NEW DELHI: Thousands of migrant workers in India’s big cities are facing a difficult situation, as the nationwide lockdown has sealed borders and banned movement, leaving migrants labourers stranded. These workers are largely daily wage labourers, and the lockdown has left them without work, pay or a place to stay in big cities - and also without the option to go home as all public transport, including trains and buses, has been stopped.

Workers have resorted to walking large distances over days to try and find their way home. Images and photos of the exodus are circulating on social media, with citizens demanding that governments - state and central - provide assistance to stranded workers.

Given the social media response to the situation, some governments were forced to respond - announcing bus services to bring workers home. Citizens have also come together, to collect funds and put together packages containing basic essentials, to distribute to stranded workers. MHA directed state governments to set up relief camps for migrant workers.

A statement appealing for “immediate assistance to migrant workers” was signed by over 200 academics, economists, social activists, lawyers, policy analysts, retired bureaucrats and concerned citizens. Signatories include Jean Dreze, Aruna Roy, Sanjaya Baru, Harsh Mander, Medha Patkar and others. The statement reads:

“This is an urgent appeal for assistance to migrant workers who are unable to reach their homes due to the current lockdown – free food, medical care and sanitation at the very least.

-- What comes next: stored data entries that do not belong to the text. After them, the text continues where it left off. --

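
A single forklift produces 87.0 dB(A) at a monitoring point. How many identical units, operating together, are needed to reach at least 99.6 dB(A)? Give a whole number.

The shortfall is 99.6 − 87.0 = 12.6 dB, and N units add 10·log₁₀ N, so need 10·log₁₀ N ≥ 12.6.
N ≥ 10^(12.6/10) = 18.197, so N = 19.

19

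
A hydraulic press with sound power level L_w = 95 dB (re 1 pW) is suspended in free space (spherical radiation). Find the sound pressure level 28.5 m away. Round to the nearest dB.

55 dB

Free-field spherical radiation: L_p = L_w − 10·log₁₀(4π·r²), r = 28.5 m.
4π·r² = 1.021e+04 m², 10·log₁₀ of that is 40.089 dB.
L_p = 95 − 40.089 = 54.91 dB.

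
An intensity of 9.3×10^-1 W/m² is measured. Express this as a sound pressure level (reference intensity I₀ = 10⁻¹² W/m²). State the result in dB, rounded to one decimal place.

I/I₀ = 9.3×10^-1/10⁻¹² = 9.3×10^11, and L = 10·log₁₀(I/I₀).
L = 10·(0.9685 + 11) = 119.68 dB.

119.7 dB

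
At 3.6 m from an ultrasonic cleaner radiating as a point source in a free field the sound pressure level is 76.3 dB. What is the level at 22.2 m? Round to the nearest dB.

For a point source, L₂ = L₁ − 20·log₁₀(r₂/r₁).
L₂ = 76.3 − 20·log₁₀(22.2/3.6) = 76.3 − 15.801 = 60.50 dB.

60 dB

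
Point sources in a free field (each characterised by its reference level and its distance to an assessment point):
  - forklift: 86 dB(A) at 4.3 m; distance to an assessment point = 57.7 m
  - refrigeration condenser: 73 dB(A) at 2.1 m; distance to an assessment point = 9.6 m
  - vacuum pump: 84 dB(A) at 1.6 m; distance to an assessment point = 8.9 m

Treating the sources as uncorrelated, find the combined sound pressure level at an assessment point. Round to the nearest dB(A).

71 dB(A)

Propagate each source to the receiver with L = L_ref − 20·log₁₀(r/r_ref), then add intensities.
forklift: 86 − 20·log₁₀(57.7/4.3) = 86 − 22.55 = 63.45 dB(A).
refrigeration condenser: 73 − 20·log₁₀(9.6/2.1) = 73 − 13.20 = 59.80 dB(A).
vacuum pump: 84 − 20·log₁₀(8.9/1.6) = 84 − 14.91 = 69.09 dB(A).
Σ 10^(L/10) = 1.128e+07 → L_total = 10·log₁₀(1.128e+07) = 70.52 dB(A).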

The sudden imposition of a 21-day all-India lockdown on 24 March 2020, at just 4 hours’ notice, has led to horrific consequences for many. This decision, taken without proper planning, completely overlooked the disastrous impact it would have on 90 percent of our labour force. Extremely disturbing reports of the plight of lakhs of migrant labourers in different parts of the country keep pouring in. Many of them are stranded and starving in the industrial belts where they work. In the absence of any transport, many are walking hundreds of kilometres to their villages on a hungry stomach. Others, in desperation, are packing themselves in lorries, at the risk of contracting or spreading the virus.

We make this urgent plea to the Central Government to pay heed to the situation immediately. The government must use the network of anganwadis, panchayat bhavans, government schools, government colleges, railway stations, bus stations, community halls, block offices, district headquarters etc to set up feeding centres to arrange free cooked food, medical care and sanitation. Foodgrains to the tune of 585 lakh metric tonnes are available in godowns of the Food Corporation of India (FCI) and Central Warehousing Corporation (even before the wheat harvest). Some of it can be used to prepare cooked meals and/or take-home rations in these centres. This assistance should be available to all unconditionally, without any paperwork. This will still leave more than enough food in the godowns to fulfil the Finance Minister’s announcements and maintain adequate buffer stocks.

We also urge the government to immediately arrange for sanitised bus and train services to enable stranded workers to reach home safely. Others trapped at their distant workplaces must be assured of a secure living space with enough food, soap, sanitary pads and medical care. This is a national emergency and lakhs of people are in danger of perishing in hunger and trauma. We therefore make this urgent appeal for an immediate response to the humanitarian crisis, to prevent it from snowballing further.”